Another popular geology career is that of the exploration geologist. An exploration geologist, generally, will serve as a scientist or research scientist with a number of specialties in mind. They will conduct a variety of scientific studies on the earth, such as looking at the rocks and formations for signs of geologic activity, determining the age and the type of rocks from which fossils are formed, investigating the soil for evidence of past cultures, analyzing ice cores, studying the air quality of the area for pollutants, learning about the demographics of the area, detecting signs of civil unrest, searching for missing people, detecting oil spill, detecting buried treasure, mapping the terrain to find buried treasure, examining the surface of the ground to study the topography of the area, analyzing the sediment to find out the distribution of water and sediment, analyzing the weather in the area, determining the topography, looking into the human habitability of the area, identifying and documenting any extinct fossil species, investigating prehistoric rock layers and so on. The typical education requirements for this career position would be a master’s degree, followed by a doctoral study at a suitable institution.

Geology jobs can also involve working for the government in the field of environmental protection.

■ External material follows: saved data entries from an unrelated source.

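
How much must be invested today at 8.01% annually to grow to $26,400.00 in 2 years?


Formula: PV = FV / (1 + r)^n
Substituting: PV = $26,400.00 / (1 + 0.0801)^2
Discount factor: (1.0801)^2 = 1.166616
PV = $26,400.00 / 1.166616 = $22,629.55

$22,629.55


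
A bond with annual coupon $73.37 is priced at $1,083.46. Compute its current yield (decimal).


Formula: Current yield = annual coupon / price
Substituting: CY = $73.37 / $1,083.46
CY = 0.067718

0.067718


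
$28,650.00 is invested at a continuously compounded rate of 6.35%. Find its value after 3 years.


Formula: FV = P * e^(r*t)
Exponent: r*t = 0.0635 * 3 = 0.1905
e^(0.1905) = 1.209854
FV = $28,650.00 * 1.209854 = $34,662.33

$34,662.33


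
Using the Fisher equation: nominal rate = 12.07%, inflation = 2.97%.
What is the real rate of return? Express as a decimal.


Formula: (1 + r_real) = (1 + r_nom) / (1 + inflation)
Substituting: (1 + r_real) = 1.1207 / 1.0297
(1 + r_real) = 1.088375
r_real = 1.088375 - 1 = 0.088375

0.088375


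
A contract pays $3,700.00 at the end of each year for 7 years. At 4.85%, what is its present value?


Formula: PV = PMT * (1 - (1+r)^(-n)) / r
Discount factor: (1 + 0.0485)^(-7) = 0.717829
Bracket: 1 - 0.717829 = 0.282171
PV = $3,700.00 * 0.282171 / 0.0485 = $21,526.45

$21,526.45


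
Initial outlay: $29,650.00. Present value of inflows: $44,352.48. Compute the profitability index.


Formula: PI = PV(cash flows) / initial investment
Substituting: PI = $44,352.48 / $29,650.00
PI = 1.4959

1.4959


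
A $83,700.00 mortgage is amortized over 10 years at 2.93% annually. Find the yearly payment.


Formula: PMT = PV * r / (1 - (1+r)^(-n))
Denominator: 1 - (1 + 0.0293)^(-10) = 0.25083
Numerator: $83,700.00 * 0.0293 = 2452.41
PMT = 2452.41 / 0.25083 = $9,777.17

$9,777.17


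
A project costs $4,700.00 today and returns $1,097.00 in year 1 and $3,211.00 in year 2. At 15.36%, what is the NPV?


Formula: NPV = C0 + C1/(1+r) + C2/(1+r)^2
Discount C1: $1,097.00 / (1 + 0.1536) = $950.94
Discount C2: $3,211.00 / (1 + 0.1536)^2 = $2,412.85
NPV = -$4,700.00 + $950.94 + $2,412.85 = -$1,336.22

-$1,336.22


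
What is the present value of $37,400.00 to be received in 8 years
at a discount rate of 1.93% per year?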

Scientists and geologists are often hired to monitor the health of natural resources in the US, in order to protect them from pollution and so on. These government agencies will often hire geologists for specific positions in pollution monitoring, natural resources management and so on. Typical geology careers for these government agencies will usually require you to have worked previously in the same field, so it may be necessary to obtain a master’s degree in the subject area before applying for a government job.

Students interested in entering a geology career should consider joining a regional or national club. Through these clubs, students will be able to build up a network and will be better able to access work experience when needed. These opportunities are particularly important for working towards a PhD in the field, as there will be no one to guide you towards your desired job. If you are unable to join a club, you may want to consider searching on the Internet for local organizations that might be able to help you gain work experience.

Many online job listings service will allow you to search their database to see the kind of jobs available in your area and will usually list these in alphabetical order. This can be helpful when you are trying to narrow down your career choices, especially since most geology jobs will normally be very general in nature. You will need to apply for every opening that catches your eye, however, in order to stand the best chance of getting an interview for the job.